1,43 euro de l'heure: un coiffeur afro condamné pour "traite d'êtres humains"

Par L'Express - 1,43 euro de l'heure, un coiffeur afro condamné pour "traite d'êtres humains".

Capture d'écran d'un salon de coiffure "afro" boulevard de Strasbourg à Paris (photo d'illustration). afp.com.

Les 18 employés de ce salon de coiffure du 10e arrondissement de Paris, tous en situation irrégulière, étaient payés à la tâche pour l'équivalent de moins de 40% du Smic.
L'histoire avait fait grand bruit au printemps 2014. Des salariés d'un salon de coiffure afro situé au 57 boulevard de Strasbourg, à Paris, s'étaient révoltés en se lançant dans une grève hors norme. Des clandestins, du travail dissimulé, des paies misérables, des conditions d'hygiène désastreuses: le gérant du salon a finalement été condamné jeudi à un en de prison ferme pour "traite d'êtres humains".

Le procès avait opposé en décembre d'un côté la CGT et 18 employés du salon "New York fashion" et de l'autre le gérant Mohamed Bamba. Dix-sept des 18 employés étaient en situation irrégulière. Ils étaient payés à la tâche (pour une manucure ou un défrisage par exemple), la journée dépassait souvent les dix heures sans pause, six jours par semaine. Certains recevaient 1,43 euro de l'heure, somme qui tardait souvent à être versée.

Dommages et intérêts
Mohamed Bamba a également l'interdiction de fréquenter le 10e arrondissement de la capitale pendant trois ans et l'interdiction définitive de gérer un établissement. "D'habitude, la condamnation pour 'traite d'êtres humains' est liée à du proxénétisme ou à de l'esclavage domestique. A ma connaissance, c'est la première fois que le tribunal reconnaît dans un contexte de travail collectif au sein d'une entreprise que des salariés ont été soumis à une traite d'êtres humains", a réagi Maxime Cessieux, l'avocat de la CGT et des employés.

Mohamed Bamba devra verser 1500 euros de dommages et intérêts à chacune des 19 parties civiles, la CGT et les 18 employés. Par ailleurs, il devra payer plusieurs milliers d'euros d'amendes pour des infractions relatives aux conditions de travail et de sécurité.

Une "première historique"
La présidente de la 31e chambre du tribunal correctionnel a notamment souligné que les employés se trouvaient "en situation de vulnérabilité" comme ils étaient en situation irrégulière. Ils "ne pouvaient pas démissionner au risque de perdre des salaires non encore versés ou fréquemment retardés", a-t-elle ajouté. Les salaires étaient "inférieurs de plus de 40% au Smic" avec un paiement "à la tête coiffée alors que les coiffures afro-antillaises sont très longues à exécuter", a-t-elle mis en avant.

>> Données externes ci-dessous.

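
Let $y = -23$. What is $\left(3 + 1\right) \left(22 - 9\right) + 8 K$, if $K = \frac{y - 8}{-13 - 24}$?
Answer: $\frac{2172}{37} \approx 58.703$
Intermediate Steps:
$K = \frac{31}{37}$ ($K = \frac{-23 - 8}{-13 - 24} = - \frac{31}{-37} = \left(-31\right) \left(- \frac{1}{37}\right) = \frac{31}{37} \approx 0.83784$)
$\left(3 + 1\right) \left(22 - 9\right) + 8 K = \left(3 + 1\right) \left(22 - 9\right) + 8 \cdot \frac{31}{37} = 4 \cdot 13 + \frac{248}{37} = 52 + \frac{248}{37} = \frac{2172}{37}$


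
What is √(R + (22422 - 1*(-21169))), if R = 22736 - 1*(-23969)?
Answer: 2*√22574 ≈ 300.49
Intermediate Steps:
R = 46705 (R = 22736 + 23969 = 46705)
√(R + (22422 - 1*(-21169))) = √(46705 + (22422 - 1*(-21169))) = √(46705 + (22422 + 21169)) = √(46705 + 43591) = √90296 = 2*√22574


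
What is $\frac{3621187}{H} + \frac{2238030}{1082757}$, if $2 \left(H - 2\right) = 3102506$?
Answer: $\frac{2464206933403}{559877403345} \approx 4.4013$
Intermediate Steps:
$H = 1551255$ ($H = 2 + \frac{1}{2} \cdot 3102506 = 2 + 1551253 = 1551255$)
$\frac{3621187}{H} + \frac{2238030}{1082757} = \frac{3621187}{1551255} + \frac{2238030}{1082757} = 3621187 \cdot \frac{1}{1551255} + 2238030 \cdot \frac{1}{1082757} = \frac{3621187}{1551255} + \frac{746010}{360919} = \frac{2464206933403}{559877403345}$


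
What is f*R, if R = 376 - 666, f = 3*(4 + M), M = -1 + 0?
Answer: -2610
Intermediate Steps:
M = -1
f = 9 (f = 3*(4 - 1) = 3*3 = 9)
R = -290
f*R = 9*(-290) = -2610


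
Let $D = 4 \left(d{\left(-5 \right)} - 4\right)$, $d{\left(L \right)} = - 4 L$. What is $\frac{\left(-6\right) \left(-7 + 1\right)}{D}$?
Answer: $\frac{9}{16} \approx 0.5625$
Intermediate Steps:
$D = 64$ ($D = 4 \left(\left(-4\right) \left(-5\right) - 4\right) = 4 \left(20 - 4\right) = 4 \cdot 16 = 64$)
$\frac{\left(-6\right) \left(-7 + 1\right)}{D} = \frac{\left(-6\right) \left(-7 + 1\right)}{64} = \left(-6\right) \left(-6\right) \frac{1}{64} = 36 \cdot \frac{1}{64} = \frac{9}{16}$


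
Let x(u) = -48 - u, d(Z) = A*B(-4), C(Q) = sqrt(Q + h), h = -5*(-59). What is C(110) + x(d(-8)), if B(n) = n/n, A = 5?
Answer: -53 + 9*sqrt(5) ≈ -32.875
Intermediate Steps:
B(n) = 1
h = 295
C(Q) = sqrt(295 + Q) (C(Q) = sqrt(Q + 295) = sqrt(295 + Q))
d(Z) = 5 (d(Z) = 5*1 = 5)
C(110) + x(d(-8)) = sqrt(295 + 110) + (-48 - 1*5) = sqrt(405) + (-48 - 5) = 9*sqrt(5) - 53 = -53 + 9*sqrt(5)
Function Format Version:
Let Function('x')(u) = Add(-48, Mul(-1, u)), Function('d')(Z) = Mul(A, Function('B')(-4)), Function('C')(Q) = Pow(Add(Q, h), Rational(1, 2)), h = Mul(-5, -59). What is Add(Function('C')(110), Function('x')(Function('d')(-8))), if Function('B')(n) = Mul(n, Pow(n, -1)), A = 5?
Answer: Add(-53, Mul(9, Pow(5, Rational(1, 2)))) ≈ -32.875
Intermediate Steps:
Function('B')(n) = 1
h = 295
Function('C')(Q) = Pow(Add(295, Q), Rational(1, 2)) (Function('C')(Q) = Pow(Add(Q, 295), Rational(1, 2)) = Pow(Add(295, Q), Rational(1, 2)))
Function('d')(Z) = 5 (Function('d')(Z) = Mul(5, 1) = 5)
Add(Function('C')(110), Function('x')(Function('d')(-8))) = Add(Pow(Add(295, 110), Rational(1, 2)), Add(-48, Mul(-1, 5))) = Add(Pow(405, Rational(1, 2)), Add(-48, -5)) = Add(Mul(9, Pow(5, Rational(1, 2))), -53) = Add(-53, Mul(9, Pow(5, Rational(1, 2))))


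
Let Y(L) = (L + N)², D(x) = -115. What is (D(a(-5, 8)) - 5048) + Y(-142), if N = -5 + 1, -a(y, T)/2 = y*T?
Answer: 16153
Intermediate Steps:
a(y, T) = -2*T*y (a(y, T) = -2*y*T = -2*T*y)
N = -4
Y(L) = (-4 + L)² (Y(L) = (L - 4)² = (-4 + L)²)
(D(a(-5, 8)) - 5048) + Y(-142) = (-115 - 5048) + (-4 - 142)² = -5163 + (-146)² = -5163 + 21316 = 16153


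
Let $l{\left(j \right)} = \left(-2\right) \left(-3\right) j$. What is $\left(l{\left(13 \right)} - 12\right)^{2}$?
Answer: $4356$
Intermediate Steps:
$l{\left(j \right)} = 6 j$
$\left(l{\left(13 \right)} - 12\right)^{2} = \left(6 \cdot 13 - 12\right)^{2} = \left(78 - 12\right)^{2} = 66^{2} = 4356$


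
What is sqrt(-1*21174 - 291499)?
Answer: I*sqrt(312673) ≈ 559.17*I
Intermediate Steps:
sqrt(-1*21174 - 291499) = sqrt(-21174 - 291499) = sqrt(-312673) = I*sqrt(312673)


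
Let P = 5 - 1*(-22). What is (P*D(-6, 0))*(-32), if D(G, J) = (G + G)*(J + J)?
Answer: 0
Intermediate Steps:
D(G, J) = 4*G*J (D(G, J) = (2*G)*(2*J) = 4*G*J)
P = 27 (P = 5 + 22 = 27)
(P*D(-6, 0))*(-32) = (27*(4*(-6)*0))*(-32) = (27*0)*(-32) = 0*(-32) = 0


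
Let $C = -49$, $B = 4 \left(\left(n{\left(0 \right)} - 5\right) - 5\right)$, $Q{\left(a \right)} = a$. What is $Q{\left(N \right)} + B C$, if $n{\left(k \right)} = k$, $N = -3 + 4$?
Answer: $1961$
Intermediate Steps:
$N = 1$
$B = -40$ ($B = 4 \left(\left(0 - 5\right) - 5\right) = 4 \left(-5 - 5\right) = 4 \left(-10\right) = -40$)
$Q{\left(N \right)} + B C = 1 - -1960 = 1 + 1960 = 1961$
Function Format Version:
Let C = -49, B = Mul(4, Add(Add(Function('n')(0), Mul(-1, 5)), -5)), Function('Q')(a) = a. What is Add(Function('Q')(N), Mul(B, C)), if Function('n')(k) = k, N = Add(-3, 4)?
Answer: 1961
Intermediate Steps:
N = 1
B = -40 (B = Mul(4, Add(Add(0, Mul(-1, 5)), -5)) = Mul(4, Add(Add(0, -5), -5)) = Mul(4, Add(-5, -5)) = Mul(4, -10) = -40)
Add(Function('Q')(N), Mul(B, C)) = Add(1, Mul(-40, -49)) = Add(1, 1960) = 1961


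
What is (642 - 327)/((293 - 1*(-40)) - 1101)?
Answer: -105/256 ≈ -0.41016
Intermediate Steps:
(642 - 327)/((293 - 1*(-40)) - 1101) = 315/((293 + 40) - 1101) = 315/(333 - 1101) = 315/(-768) = 315*(-1/768) = -105/256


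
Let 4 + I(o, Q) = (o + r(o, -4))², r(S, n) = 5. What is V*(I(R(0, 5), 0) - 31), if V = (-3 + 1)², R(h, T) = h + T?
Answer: 260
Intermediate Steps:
R(h, T) = T + h
I(o, Q) = -4 + (5 + o)² (I(o, Q) = -4 + (o + 5)² = -4 + (5 + o)²)
V = 4 (V = (-2)² = 4)
V*(I(R(0, 5), 0) - 31) = 4*((-4 + (5 + (5 + 0))²) - 31) = 4*((-4 + (5 + 5)²) - 31) = 4*((-4 + 10²) - 31) = 4*((-4 + 100) - 31) = 4*(96 - 31) = 4*65 = 260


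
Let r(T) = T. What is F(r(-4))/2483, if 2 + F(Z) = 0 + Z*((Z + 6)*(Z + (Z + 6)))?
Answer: 14/2483 ≈ 0.0056383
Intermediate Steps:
F(Z) = -2 + Z*(6 + Z)*(6 + 2*Z) (F(Z) = -2 + (0 + Z*((Z + 6)*(Z + (Z + 6)))) = -2 + (0 + Z*((6 + Z)*(Z + (6 + Z)))) = -2 + (0 + Z*((6 + Z)*(6 + 2*Z))) = -2 + (0 + Z*(6 + Z)*(6 + 2*Z)) = -2 + Z*(6 + Z)*(6 + 2*Z))
F(r(-4))/2483 = (-2 + 2*(-4)³ + 18*(-4)² + 36*(-4))/2483 = (-2 + 2*(-64) + 18*16 - 144)*(1/2483) = (-2 - 128 + 288 - 144)*(1/2483) = 14*(1/2483) = 14/2483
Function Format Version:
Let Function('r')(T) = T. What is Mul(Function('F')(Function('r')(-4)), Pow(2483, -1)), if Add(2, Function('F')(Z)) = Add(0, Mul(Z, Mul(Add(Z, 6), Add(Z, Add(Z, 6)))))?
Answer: Rational(14, 2483) ≈ 0.0056383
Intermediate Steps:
Function('F')(Z) = Add(-2, Mul(Z, Add(6, Z), Add(6, Mul(2, Z)))) (Function('F')(Z) = Add(-2, Add(0, Mul(Z, Mul(Add(Z, 6), Add(Z, Add(Z, 6)))))) = Add(-2, Add(0, Mul(Z, Mul(Add(6, Z), Add(Z, Add(6, Z)))))) = Add(-2, Add(0, Mul(Z, Mul(Add(6, Z), Add(6, Mul(2, Z)))))) = Add(-2, Add(0, Mul(Z, Add(6, Z), Add(6, Mul(2, Z))))) = Add(-2, Mul(Z, Add(6, Z), Add(6, Mul(2, Z)))))
Mul(Function('F')(Function('r')(-4)), Pow(2483, -1)) = Mul(Add(-2, Mul(2, Pow(-4, 3)), Mul(18, Pow(-4, 2)), Mul(36, -4)), Pow(2483, -1)) = Mul(Add(-2, Mul(2, -64), Mul(18, 16), -144), Rational(1, 2483)) = Mul(Add(-2, -128, 288, -144), Rational(1, 2483)) = Mul(14, Rational(1, 2483)) = Rational(14, 2483)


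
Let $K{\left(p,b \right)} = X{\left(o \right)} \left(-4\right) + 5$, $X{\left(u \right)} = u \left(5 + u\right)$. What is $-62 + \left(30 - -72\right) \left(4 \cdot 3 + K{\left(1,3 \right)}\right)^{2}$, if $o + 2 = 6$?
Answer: $1645096$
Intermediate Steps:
$o = 4$ ($o = -2 + 6 = 4$)
$K{\left(p,b \right)} = -139$ ($K{\left(p,b \right)} = 4 \left(5 + 4\right) \left(-4\right) + 5 = 4 \cdot 9 \left(-4\right) + 5 = 36 \left(-4\right) + 5 = -144 + 5 = -139$)
$-62 + \left(30 - -72\right) \left(4 \cdot 3 + K{\left(1,3 \right)}\right)^{2} = -62 + \left(30 - -72\right) \left(4 \cdot 3 - 139\right)^{2} = -62 + \left(30 + 72\right) \left(12 - 139\right)^{2} = -62 + 102 \left(-127\right)^{2} = -62 + 102 \cdot 16129 = -62 + 1645158 = 1645096$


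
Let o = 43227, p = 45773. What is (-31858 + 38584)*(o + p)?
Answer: 598614000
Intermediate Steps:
(-31858 + 38584)*(o + p) = (-31858 + 38584)*(43227 + 45773) = 6726*89000 = 598614000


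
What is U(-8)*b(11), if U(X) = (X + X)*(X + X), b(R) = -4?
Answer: -1024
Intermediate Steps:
U(X) = 4*X² (U(X) = (2*X)*(2*X) = 4*X²)
U(-8)*b(11) = (4*(-8)²)*(-4) = (4*64)*(-4) = 256*(-4) = -1024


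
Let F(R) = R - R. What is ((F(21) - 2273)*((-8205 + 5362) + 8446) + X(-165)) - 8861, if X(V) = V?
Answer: -12744645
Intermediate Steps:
F(R) = 0
((F(21) - 2273)*((-8205 + 5362) + 8446) + X(-165)) - 8861 = ((0 - 2273)*((-8205 + 5362) + 8446) - 165) - 8861 = (-2273*(-2843 + 8446) - 165) - 8861 = (-2273*5603 - 165) - 8861 = (-12735619 - 165) - 8861 = -12735784 - 8861 = -12744645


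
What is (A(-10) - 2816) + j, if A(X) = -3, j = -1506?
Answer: -4325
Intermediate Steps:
(A(-10) - 2816) + j = (-3 - 2816) - 1506 = -2819 - 1506 = -4325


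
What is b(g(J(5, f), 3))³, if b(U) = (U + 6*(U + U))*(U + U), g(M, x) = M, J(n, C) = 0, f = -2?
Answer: 0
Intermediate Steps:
b(U) = 26*U² (b(U) = (U + 6*(2*U))*(2*U) = (U + 12*U)*(2*U) = (13*U)*(2*U) = 26*U²)
b(g(J(5, f), 3))³ = (26*0²)³ = (26*0)³ = 0³ = 0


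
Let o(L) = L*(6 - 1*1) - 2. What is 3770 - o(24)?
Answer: 3652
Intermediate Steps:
o(L) = -2 + 5*L (o(L) = L*(6 - 1) - 2 = L*5 - 2 = 5*L - 2 = -2 + 5*L)
3770 - o(24) = 3770 - (-2 + 5*24) = 3770 - (-2 + 120) = 3770 - 1*118 = 3770 - 118 = 3652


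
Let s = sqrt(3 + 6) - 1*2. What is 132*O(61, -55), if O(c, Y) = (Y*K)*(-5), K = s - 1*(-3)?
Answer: 145200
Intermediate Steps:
s = 1 (s = sqrt(9) - 2 = 3 - 2 = 1)
K = 4 (K = 1 - 1*(-3) = 1 + 3 = 4)
O(c, Y) = -20*Y (O(c, Y) = (Y*4)*(-5) = (4*Y)*(-5) = -20*Y)
132*O(61, -55) = 132*(-20*(-55)) = 132*1100 = 145200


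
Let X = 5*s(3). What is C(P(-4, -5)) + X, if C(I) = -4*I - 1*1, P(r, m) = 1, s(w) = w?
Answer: 10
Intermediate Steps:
X = 15 (X = 5*3 = 15)
C(I) = -1 - 4*I (C(I) = -4*I - 1 = -1 - 4*I)
C(P(-4, -5)) + X = (-1 - 4*1) + 15 = (-1 - 4) + 15 = -5 + 15 = 10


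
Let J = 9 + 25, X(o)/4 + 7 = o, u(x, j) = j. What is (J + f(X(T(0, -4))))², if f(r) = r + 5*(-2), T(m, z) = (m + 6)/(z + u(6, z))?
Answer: 49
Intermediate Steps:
T(m, z) = (6 + m)/(2*z) (T(m, z) = (m + 6)/(z + z) = (6 + m)/((2*z)) = (6 + m)*(1/(2*z)) = (6 + m)/(2*z))
X(o) = -28 + 4*o
f(r) = -10 + r (f(r) = r - 10 = -10 + r)
J = 34
(J + f(X(T(0, -4))))² = (34 + (-10 + (-28 + 4*((½)*(6 + 0)/(-4)))))² = (34 + (-10 + (-28 + 4*((½)*(-¼)*6))))² = (34 + (-10 + (-28 + 4*(-¾))))² = (34 + (-10 + (-28 - 3)))² = (34 + (-10 - 31))² = (34 - 41)² = (-7)² = 49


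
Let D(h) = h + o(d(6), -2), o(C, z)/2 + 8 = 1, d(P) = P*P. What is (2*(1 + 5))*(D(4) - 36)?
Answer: -552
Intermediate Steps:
d(P) = P²
o(C, z) = -14 (o(C, z) = -16 + 2*1 = -16 + 2 = -14)
D(h) = -14 + h (D(h) = h - 14 = -14 + h)
(2*(1 + 5))*(D(4) - 36) = (2*(1 + 5))*((-14 + 4) - 36) = (2*6)*(-10 - 36) = 12*(-46) = -552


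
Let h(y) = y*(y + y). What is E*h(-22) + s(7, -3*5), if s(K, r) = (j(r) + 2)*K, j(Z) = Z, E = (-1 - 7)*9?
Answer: -69787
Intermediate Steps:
E = -72 (E = -8*9 = -72)
s(K, r) = K*(2 + r) (s(K, r) = (r + 2)*K = (2 + r)*K = K*(2 + r))
h(y) = 2*y² (h(y) = y*(2*y) = 2*y²)
E*h(-22) + s(7, -3*5) = -144*(-22)² + 7*(2 - 3*5) = -144*484 + 7*(2 - 15) = -72*968 + 7*(-13) = -69696 - 91 = -69787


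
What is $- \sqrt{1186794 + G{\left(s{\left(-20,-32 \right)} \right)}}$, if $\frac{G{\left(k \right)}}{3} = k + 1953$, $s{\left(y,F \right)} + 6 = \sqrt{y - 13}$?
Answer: $- \sqrt{1192635 + 3 i \sqrt{33}} \approx -1092.1 - 0.0078903 i$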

Mohamed Bamba avait déjà été condamné en novembre 2016 à deux ans de prison dont un avec sursis, notamment pour travail dissimulé. Il était alors en fuite et avait fait opposition du jugement. Hélène Bidard, adjointe PCF à la maire de Paris Anne Hidalgo en charge de la lutte contre les discriminations, témoin au procès, s'est félicitée d'une "première historique": "C'est désormais une jurisprudence qui doit nous permettre de faire valoir le droit du travail partout à Paris, capitale des droits humains", indique un communiqué.